The currency-conversion math

When NRI remits to India and invests in NRE FD at 6.5%, the effective return in USD terms depends on rupee depreciation:

  • NRE FD at 6.5% INR
  • If INR depreciates 3% vs USD: effective USD return = 6.5% − 3% = 3.5%
  • If INR appreciates 1%: effective USD return = 6.5% + 1% = 7.5%
  • 10-year historical INR depreciation vs USD: ~3.5% p.a.

So an NRE FD is competitive vs US savings accounts only because of the rate gap; rupee depreciation eats most of it.

Run your numbers

Use our currency converter for live INR conversion rates. Combine NRE FD + foreign account returns to project effective post-conversion CAGR.

FAQs

Can I avoid Indian tax by keeping money only in NRE accounts?

NRE interest is tax-free in India. But you may still owe tax in your country of residence on this interest under their global income rules. Most countries (US, UK, Canada) tax worldwide income.

Do I need PAN even as NRI?

Yes. Required for: NRE/NRO/FCNR account, investment in MF/stocks, property purchase, ITR filing. Without PAN, TDS is deducted at 20% across the board (higher than 30% in some cases).

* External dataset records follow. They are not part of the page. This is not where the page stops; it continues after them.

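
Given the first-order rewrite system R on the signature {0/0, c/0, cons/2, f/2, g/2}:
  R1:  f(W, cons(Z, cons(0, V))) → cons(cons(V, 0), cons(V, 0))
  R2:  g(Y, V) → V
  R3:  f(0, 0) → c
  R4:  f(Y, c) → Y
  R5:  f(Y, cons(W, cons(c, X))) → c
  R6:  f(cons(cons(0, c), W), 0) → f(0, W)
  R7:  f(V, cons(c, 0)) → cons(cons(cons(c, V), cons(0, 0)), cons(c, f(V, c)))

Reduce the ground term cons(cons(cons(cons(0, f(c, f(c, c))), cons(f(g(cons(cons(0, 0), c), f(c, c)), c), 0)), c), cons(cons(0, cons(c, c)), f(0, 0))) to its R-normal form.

1. cons(cons(cons(cons(0, f(c, f(c, c))), cons(f(g(cons(cons(0, 0), c), f(c, c)), c), 0)), c), cons(cons(0, cons(c, c)), f(0, 0)))  →  cons(cons(cons(cons(0, f(c, c)), cons(f(g(cons(cons(0, 0), c), f(c, c)), c), 0)), c), cons(cons(0, cons(c, c)), f(0, 0)))   [R4 at 1.1.1.2.2]
2. cons(cons(cons(cons(0, f(c, c)), cons(f(g(cons(cons(0, 0), c), f(c, c)), c), 0)), c), cons(cons(0, cons(c, c)), f(0, 0)))  →  cons(cons(cons(cons(0, c), cons(f(g(cons(cons(0, 0), c), f(c, c)), c), 0)), c), cons(cons(0, cons(c, c)), f(0, 0)))   [R4 at 1.1.1.2]
3. cons(cons(cons(cons(0, c), cons(f(g(cons(cons(0, 0), c), f(c, c)), c), 0)), c), cons(cons(0, cons(c, c)), f(0, 0)))  →  cons(cons(cons(cons(0, c), cons(g(cons(cons(0, 0), c), f(c, c)), 0)), c), cons(cons(0, cons(c, c)), f(0, 0)))   [R4 at 1.1.2.1]
4. cons(cons(cons(cons(0, c), cons(g(cons(cons(0, 0), c), f(c, c)), 0)), c), cons(cons(0, cons(c, c)), f(0, 0)))  →  cons(cons(cons(cons(0, c), cons(f(c, c), 0)), c), cons(cons(0, cons(c, c)), f(0, 0)))   [R2 at 1.1.2.1]
5. cons(cons(cons(cons(0, c), cons(f(c, c), 0)), c), cons(cons(0, cons(c, c)), f(0, 0)))  →  cons(cons(cons(cons(0, c), cons(c, 0)), c), cons(cons(0, cons(c, c)), f(0, 0)))   [R4 at 1.1.2.1]
6. cons(cons(cons(cons(0, c), cons(c, 0)), c), cons(cons(0, cons(c, c)), f(0, 0)))  →  cons(cons(cons(cons(0, c), cons(c, 0)), c), cons(cons(0, cons(c, c)), c))   [R3 at 2.2]

cons(cons(cons(cons(0, c), cons(c, 0)), c), cons(cons(0, cons(c, c)), c))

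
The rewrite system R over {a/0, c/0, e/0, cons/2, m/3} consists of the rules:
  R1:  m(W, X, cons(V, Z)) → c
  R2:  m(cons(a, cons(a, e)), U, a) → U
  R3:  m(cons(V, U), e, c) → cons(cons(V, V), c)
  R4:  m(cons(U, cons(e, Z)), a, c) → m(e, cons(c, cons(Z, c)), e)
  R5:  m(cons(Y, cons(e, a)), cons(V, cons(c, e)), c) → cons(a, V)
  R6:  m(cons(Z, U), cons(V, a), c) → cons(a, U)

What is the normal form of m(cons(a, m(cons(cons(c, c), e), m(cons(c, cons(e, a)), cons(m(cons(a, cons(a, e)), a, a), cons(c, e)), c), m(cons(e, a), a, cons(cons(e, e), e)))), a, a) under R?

1. m(cons(a, m(cons(cons(c, c), e), m(cons(c, cons(e, a)), cons(m(cons(a, cons(a, e)), a, a), cons(c, e)), c), m(cons(e, a), a, cons(cons(e, e), e)))), a, a)  →  m(cons(a, m(cons(cons(c, c), e), cons(a, m(cons(a, cons(a, e)), a, a)), m(cons(e, a), a, cons(cons(e, e), e)))), a, a)   [R5 at 1.2.2]
2. m(cons(a, m(cons(cons(c, c), e), cons(a, m(cons(a, cons(a, e)), a, a)), m(cons(e, a), a, cons(cons(e, e), e)))), a, a)  →  m(cons(a, m(cons(cons(c, c), e), cons(a, a), m(cons(e, a), a, cons(cons(e, e), e)))), a, a)   [R2 at 1.2.2.2]
3. m(cons(a, m(cons(cons(c, c), e), cons(a, a), m(cons(e, a), a, cons(cons(e, e), e)))), a, a)  →  m(cons(a, m(cons(cons(c, c), e), cons(a, a), c)), a, a)   [R1 at 1.2.3]
4. m(cons(a, m(cons(cons(c, c), e), cons(a, a), c)), a, a)  →  m(cons(a, cons(a, e)), a, a)   [R6 at 1.2]
5. m(cons(a, cons(a, e)), a, a)  →  a   [R2 at ε]

a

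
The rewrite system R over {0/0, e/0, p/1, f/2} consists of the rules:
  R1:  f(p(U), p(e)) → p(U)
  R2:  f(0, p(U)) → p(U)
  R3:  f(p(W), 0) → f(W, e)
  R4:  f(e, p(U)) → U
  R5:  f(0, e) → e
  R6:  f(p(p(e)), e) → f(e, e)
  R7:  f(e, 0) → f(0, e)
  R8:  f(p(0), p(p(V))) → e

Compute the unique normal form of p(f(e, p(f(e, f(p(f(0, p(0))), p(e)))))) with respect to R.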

Can I receive my Indian salary into NRE?

Only if salary is for services rendered abroad. Indian-source salary must go to NRO (not NRE). Misclassifying triggers RBI penalties.

What happens to my home loan when I become NRI?

Loan continues. EMIs can be paid from NRE/NRO. Bank may revise terms (NRI home loan rates are slightly higher). Tax benefit under 24(b) still applies for property in India for self-occupation, even when you're abroad — provided the property is empty or used by family.

Can I file ITR online from abroad?

Yes — incometax.gov.in works globally. E-verify via Aadhaar OTP if you have Indian mobile, else net banking. ITR-V can be sent by post to CPC Bangalore if e-verify isn't possible.

What if I move back to India for good?

You become RNOR for ~2-3 years (transition period). During RNOR, foreign income remains tax-free in India. Plan your return so big foreign income events (401k withdrawals, RSU sales) happen during RNOR.